Uno dei più grandi eventi della storia del tennis mondiale arriva al cinema con Borg McEnroe (qui il trailer), pellicola a tema sportivo incentrata sulla celebre finale di Wimbledon del 1979, che vide lo scontro all’ultimo colpo tra il gentleman svedese Björn Borg e l’enfant terrible americano John McEnroe.
Vera sorpresa di questa 12^ edizione della Festa del Cinema di Roma, il lungometraggio di Janus Metz Pedersen mette in scena con maestria uno scontro che travalica il semplice match, trasformandosi in un duello non solo esteriore ma anche interiore. Ciò che fin da subito colpisce è infatti l’estrema umanità delle due figure rappresentate, opposte l’una all’altra ma ugualmente scisse e fragili.
Borg McEnroe mette in scena con maestria uno scontro che travalica il semplice match, trasformandosi in un duello non solo esteriore ma anche interiore
Borg, con lo sguardo controllato ed una freddezza meccanica, si erge a emblema della superstar mancata, divisa tra il desiderio di vincere e la paura di perdere se stesso. Con un focus narrativo che spesso mette in ombra la sua controparte statunitense, lo svedese conquista grazie ad una caratterizzazione universale e coinvolgente, che restituisce il campione come riflesso di un uomo qualunque with a chance.
Ottima è chiaramente la performance di Sverrir Gudnason, che sorprende per l’estrema duttilità mimica del volto: il personaggio, emotivamente asettico, non si esprime infatti a parola, ma dialoga con microscopi movimenti del viso, che l’interprete nord europeo orchestra che impensata padronanza. Anche con Stellan Skarsgård, il quale veste i panni del suo allenatore, si crea una perfetta simbiosi affettiva e agonistica.
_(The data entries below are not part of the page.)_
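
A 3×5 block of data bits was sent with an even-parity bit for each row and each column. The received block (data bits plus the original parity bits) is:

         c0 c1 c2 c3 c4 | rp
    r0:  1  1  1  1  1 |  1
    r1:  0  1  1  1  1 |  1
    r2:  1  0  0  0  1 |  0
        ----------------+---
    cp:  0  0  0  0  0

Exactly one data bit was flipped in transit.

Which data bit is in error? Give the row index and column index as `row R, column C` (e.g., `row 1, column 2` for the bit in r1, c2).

row 1, column 4

Recompute each row's even parity and compare to rp:
  r0: data parity 1, sent rp 1 → ok
  r1: data parity 0, sent rp 1 → mismatch
  r2: data parity 0, sent rp 0 → ok
Recompute each column's even parity and compare to cp:
  c0: data parity 0, sent cp 0 → ok
  c1: data parity 0, sent cp 0 → ok
  c2: data parity 0, sent cp 0 → ok
  c3: data parity 0, sent cp 0 → ok
  c4: data parity 1, sent cp 0 → mismatch
Exactly one row (r1) and one column (c4) fail → the flipped bit is at their intersection.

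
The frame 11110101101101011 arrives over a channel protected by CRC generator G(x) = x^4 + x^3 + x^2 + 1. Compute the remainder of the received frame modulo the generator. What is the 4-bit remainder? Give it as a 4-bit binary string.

0000

Modulo-2 division of 11110101101101011 by 11101:
  pos 0: 11110 XOR 11101 = 00011
  pos 3: 11101 XOR 11101 = 00000
  pos 8: 10110 XOR 11101 = 01011
  pos 9: 10111 XOR 11101 = 01010
  pos 10: 10100 XOR 11101 = 01001
  pos 11: 10011 XOR 11101 = 01110
  pos 12: 11101 XOR 11101 = 00000
Remainder = 0000 (zero — the frame passes the CRC check).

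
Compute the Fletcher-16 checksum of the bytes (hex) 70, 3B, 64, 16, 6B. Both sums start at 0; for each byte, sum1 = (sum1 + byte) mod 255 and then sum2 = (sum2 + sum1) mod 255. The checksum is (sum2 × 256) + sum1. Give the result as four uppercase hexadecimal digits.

Running sums (mod 255):
  after byte 0 (70): sum1=112, sum2=112
  after byte 1 (3B): sum1=171, sum2=28
  after byte 2 (64): sum1=16, sum2=44
  after byte 3 (16): sum1=38, sum2=82
  after byte 4 (6B): sum1=145, sum2=227
Checksum = sum2·256 + sum1 = 227·256 + 145 = 58257 = 0xE391.

E391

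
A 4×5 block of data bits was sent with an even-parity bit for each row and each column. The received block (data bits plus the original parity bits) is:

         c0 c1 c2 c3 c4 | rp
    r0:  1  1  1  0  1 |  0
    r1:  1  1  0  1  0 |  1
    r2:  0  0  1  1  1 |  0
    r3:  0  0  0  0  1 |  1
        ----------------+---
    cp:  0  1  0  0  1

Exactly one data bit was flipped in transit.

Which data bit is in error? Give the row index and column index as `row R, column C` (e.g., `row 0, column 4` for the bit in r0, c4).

Recompute each row's even parity and compare to rp:
  r0: data parity 0, sent rp 0 → ok
  r1: data parity 1, sent rp 1 → ok
  r2: data parity 1, sent rp 0 → mismatch
  r3: data parity 1, sent rp 1 → ok
Recompute each column's even parity and compare to cp:
  c0: data parity 0, sent cp 0 → ok
  c1: data parity 0, sent cp 1 → mismatch
  c2: data parity 0, sent cp 0 → ok
  c3: data parity 0, sent cp 0 → ok
  c4: data parity 1, sent cp 1 → ok
Exactly one row (r2) and one column (c1) fail → the flipped bit is at their intersection.

row 2, column 1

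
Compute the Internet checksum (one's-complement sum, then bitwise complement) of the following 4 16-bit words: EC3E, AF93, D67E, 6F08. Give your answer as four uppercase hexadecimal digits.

One's-complement addition (fold any carry out of bit 15 back into bit 0):
  0xEC3E + 0xAF93 = 0x19BD1 → wrap carry → 0x9BD2
  0x9BD2 + 0xD67E = 0x17250 → wrap carry → 0x7251
  0x7251 + 0x6F08 = 0x0E159
One's-complement sum = 0xE159.
Checksum = ~0xE159 & 0xFFFF = 0x1EA6.

1EA6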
Borg McEnroe recensione del film con Shia LaBeouf
Accanto a Borg, eccezionale è anche la caratterizzazione di John McEnroe. Nonostante una partecipazione più circoscritta rispetto a quella del collega, il tennista a stelle e strisce diventa simbolo dell’imperfezione umana, della sua arroganza ma anche della sua forza. Confermandosi sempre un grandissimo – e da qualche anno sottovaluto – interprete, Shia LaBeouf convince pienamente incarnando una figura controversa ma multiforme.
Sebbene sia sminuente definire Borg McEnroe con la limitata etichetta di lungometraggio sportivo, il terzo grande protagonista non può che essere il tennis. Raccontato con una piacevolissima scioltezza dell’immagine, il torneo di Wimbledon diventa il terreno di una sfida annunciata e pronta ad essere intrapresa.
Borg McEnroe consacra il filone sportivo ad un livello più alto, sempre scenografico ma umanamente più sfaccettato
L’attesa della partita finale viene pertanto ripagata da un confronto conclusivo eccezionale e travolgente, nel quale il ritmo coinvolge lo spettatore e lo catapulta direttamente sulla scena: il trionfante intreccio tra narrazione, musica e favolosa fotografia produce difatti una tensione d’insieme raramente rintracciabile in produzioni di tale argomento.
La regia, curata come accennato da Janus Metz Pedersen, permette dunque alla pellicola di oscillare tra concretezza del racconto e significati più profondi, non abbandonando le logiche del vero spettacolo d’oltreoceano. Riprendo con un pizzico di autorialità l’insegnamento dei blockbusters hollywoodiani, Borg McEnroe consacra il filone sportivo ad un livello più alto, sempre scenografico ma umanamente più sfaccettato.